Recuerdo, por ejemplo, un día de 1985 o 1986. Yo estaba en el Caffe Vivaldi del West Village con Melissa, y ella se encaramó a su pedestal para soltar una diatriba sobre el proyecto del Edificio Van Loon. Hacía tiempo que Van Loon quería que Nueva York recuperara el título de poseedora del edificio más alto del mundo, y había propuesto una caja de cristal en el lugar que ocupaba el viejo St. Nicholas Hotel de la Calle 48. Según el diseño, tendría más de 450 metros de altura, pero tras incesantes objeciones, se quedó en unos trescientos. «¿Qué es esta mierda de los rascacielos?», dijo Melissa, sosteniendo su taza de café. ¿No lo habíamos superado ya? De acuerdo, en su día el rascacielos fue el símbolo supremo del capitalismo corporativo y del propio país, lo que Ayn Rand llamaba «el dedo de Dios» en referencia al Edificio Woolworth visto desde la bahía de Nueva York, pero ya no lo necesitábamos. Ya no necesitábamos que gente como Carl Van Loon intentara imprimir sus fantasías de adolescencia sobre la línea del horizonte de la ciudad. En cualquier caso, prosiguió, la cuestión de la altura era irrelevante, un señuelo, porque los rascacielos eran sobre todo carteleras para fabricantes de máquinas de coser, comercios, marcas de coches y periódicos. Así pues, ¿qué sería aquél? ¿Una cartelera para los dichosos bonos basura? Por Dios.

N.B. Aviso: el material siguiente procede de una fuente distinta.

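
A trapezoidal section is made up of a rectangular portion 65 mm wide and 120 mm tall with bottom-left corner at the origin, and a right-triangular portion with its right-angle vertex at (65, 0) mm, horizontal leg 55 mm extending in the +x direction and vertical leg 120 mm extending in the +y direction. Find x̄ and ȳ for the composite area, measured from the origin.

x̄ = 47.61 mm, ȳ = 54.05 mm

rectangular portion: A = 65 × 120 = 7800.00, centroid at (32.50, 60.00).
triangular portion: A = ½·55·120 = 3300.00, centroid at (83.33, 40.00).
ΣA = 11100.00 mm², ΣAx̄ = 528500.00 mm³, ΣAȳ = 600000.00 mm³.
x̄ = 528500.00/11100.00 = 47.61 mm; ȳ = 600000.00/11100.00 = 54.05 mm.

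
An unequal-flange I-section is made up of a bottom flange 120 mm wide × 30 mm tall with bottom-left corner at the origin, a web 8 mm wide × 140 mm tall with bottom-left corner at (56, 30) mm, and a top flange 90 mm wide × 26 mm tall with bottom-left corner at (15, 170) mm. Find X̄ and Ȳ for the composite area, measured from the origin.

X̄ = 60.00 mm, Ȳ = 84.17 mm

bottom flange: A = 120 × 30 = 3600.00, centroid at (60.00, 15.00).
web: A = 8 × 140 = 1120.00, centroid at (60.00, 100.00).
top flange: A = 90 × 26 = 2340.00, centroid at (60.00, 183.00).
ΣA = 7060.00 mm²
ΣAX̄ = (3600.00)(60.00) + (1120.00)(60.00) + (2340.00)(60.00) = 423600.00 mm³
ΣAȲ = (3600.00)(15.00) + (1120.00)(100.00) + (2340.00)(183.00) = 594220.00 mm³
X̄ = 423600.00 / 7060.00 = 60.00 mm
Ȳ = 594220.00 / 7060.00 = 84.17 mm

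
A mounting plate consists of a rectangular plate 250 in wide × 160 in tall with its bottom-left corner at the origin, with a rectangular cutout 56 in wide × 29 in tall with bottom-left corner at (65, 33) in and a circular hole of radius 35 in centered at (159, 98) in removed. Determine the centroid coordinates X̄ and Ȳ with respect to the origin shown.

plate: A = 250 × 160 = 40000.00, centroid at (125.00, 80.00).
hole 1: A = −(56 × 29) = -1624.00, centroid at (93.00, 47.50).
hole 2: A = −π·35² = -3848.45, centroid at (159.00, 98.00).
ΣA = 34527.55 in²
ΣAX̄ = (40000.00)(125.00) + (-1624.00)(93.00) + (-3848.45)(159.00) = 4237064.29 in³
ΣAȲ = (40000.00)(80.00) + (-1624.00)(47.50) + (-3848.45)(98.00) = 2745711.80 in³
X̄ = 4237064.29 / 34527.55 = 122.72 in
Ȳ = 2745711.80 / 34527.55 = 79.52 in

X̄ = 122.72 in, Ȳ = 79.52 in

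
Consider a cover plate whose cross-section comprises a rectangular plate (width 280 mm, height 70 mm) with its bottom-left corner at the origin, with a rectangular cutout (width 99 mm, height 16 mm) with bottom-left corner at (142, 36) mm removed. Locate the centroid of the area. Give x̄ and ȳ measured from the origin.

x̄ = 135.47 mm, ȳ = 34.21 mm

plate: A = 280 × 70 = 19600.00, centroid at (140.00, 35.00).
hole: A = −(99 × 16) = -1584.00, centroid at (191.50, 44.00).
ΣA = 18016.00 mm²
ΣAx̄ = (19600.00)(140.00) + (-1584.00)(191.50) = 2440664.00 mm³
ΣAȳ = (19600.00)(35.00) + (-1584.00)(44.00) = 616304.00 mm³
x̄ = 2440664.00 / 18016.00 = 135.47 mm
ȳ = 616304.00 / 18016.00 = 34.21 mm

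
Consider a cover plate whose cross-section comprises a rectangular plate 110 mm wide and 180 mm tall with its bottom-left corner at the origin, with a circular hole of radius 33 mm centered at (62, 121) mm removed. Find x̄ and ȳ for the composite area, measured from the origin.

x̄ = 53.54 mm, ȳ = 83.52 mm

Part | A | x̄ᵢ | ȳᵢ | A·x̄ᵢ | A·ȳᵢ
plate | 19800.00 | 55.00 | 90.00 | 1089000.00 | 1782000.00
hole | -3421.19 | 62.00 | 121.00 | -212114.05 | -413964.52
Σ | 16378.81 |  |  | 876885.95 | 1368035.48
x̄ = 876885.95 / 16378.81 = 53.54 mm
ȳ = 1368035.48 / 16378.81 = 83.52 mm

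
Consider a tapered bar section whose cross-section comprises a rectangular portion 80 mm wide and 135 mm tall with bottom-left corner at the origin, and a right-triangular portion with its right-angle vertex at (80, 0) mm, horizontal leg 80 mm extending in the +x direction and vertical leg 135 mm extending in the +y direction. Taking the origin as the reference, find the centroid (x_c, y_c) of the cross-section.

Part | A | x̄ᵢ | ȳᵢ | A·x̄ᵢ | A·ȳᵢ
rectangular portion | 10800.00 | 40.00 | 67.50 | 432000.00 | 729000.00
triangular portion | 5400.00 | 106.67 | 45.00 | 576000.00 | 243000.00
Σ | 16200.00 |  |  | 1008000.00 | 972000.00
x_c = 1008000.00 / 16200.00 = 62.22 mm
y_c = 972000.00 / 16200.00 = 60.00 mm

x_c = 62.22 mm, y_c = 60.00 mm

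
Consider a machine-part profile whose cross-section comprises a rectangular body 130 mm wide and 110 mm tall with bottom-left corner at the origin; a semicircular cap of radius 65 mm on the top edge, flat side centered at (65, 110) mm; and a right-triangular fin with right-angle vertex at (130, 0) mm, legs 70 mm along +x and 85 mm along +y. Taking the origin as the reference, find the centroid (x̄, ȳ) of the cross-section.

rectangular body: A = 130 × 110 = 14300.00, centroid at (65.00, 55.00).
semicircular top: A = ½π·65² = 6636.61, centroid at (65.00, 137.59).
triangular fin: A = ½·70·85 = 2975.00, centroid at (153.33, 28.33).
ΣA = 23911.61 mm²
ΣAx̄ = (14300.00)(65.00) + (6636.61)(65.00) + (2975.00)(153.33) = 1817046.61 mm³
ΣAȳ = (14300.00)(55.00) + (6636.61)(137.59) + (2975.00)(28.33) = 1783902.59 mm³
x̄ = 1817046.61 / 23911.61 = 75.99 mm
ȳ = 1783902.59 / 23911.61 = 74.60 mm

x̄ = 75.99 mm, ȳ = 74.60 mm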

En ocasiones como aquélla, Melissa movía su taza de café con una rara elegancia, indignada pero sin derramar ni una gota, y siempre estaba preparada para reírse de sí misma si cambiaban las tornas.
– Eddie.
Siempre se calmaba de la misma manera, por animada que estuviese. Inclinaba ligeramente la cabeza hacia adelante, sorbiendo el café que quedara, y enmudecía, con mechones de cabello diáfanos tapándole parte de la cara.
– ¿Eddie?
Me di la vuelta y allí estaba Kevin, mirándome.
Le tendí la mano.
– Kevin.
– Eddie.
– ¿Qué tal?
– Bien.
Mientras nos dábamos la mano intenté desterrar aquella imagen de Melissa de mi cabeza. Le pregunté si le apetecía algo -un Absolut con hielo-, y aceptó. Tras unos minutos de conversación banal, Kevin empezó a prepararme para el encuentro con Van Loon.
– Es… voluble. Un día es tu mejor amigo y al día siguiente ni te mira a la cara, así que no te desanimes si su comportamiento es un poco raro.
Asentí.
– Ah, y estoy seguro de que no hace falta que te lo diga, pero no hagas pausas ni dudes al responder. Lo odia.
Asentí de nuevo.
– Ahora mismo está envuelto en ese asunto de MCL-Parnassus con Hank Atwood y… No sé.
MCL-Parnassus, uno de los mayores grupos de comunicación del mundo, con estudios cinematográficos y sellos editoriales, era el tipo de empresa que a los periodistas especializados en negocios les gustaba describir como «un megalito» o «un gigante».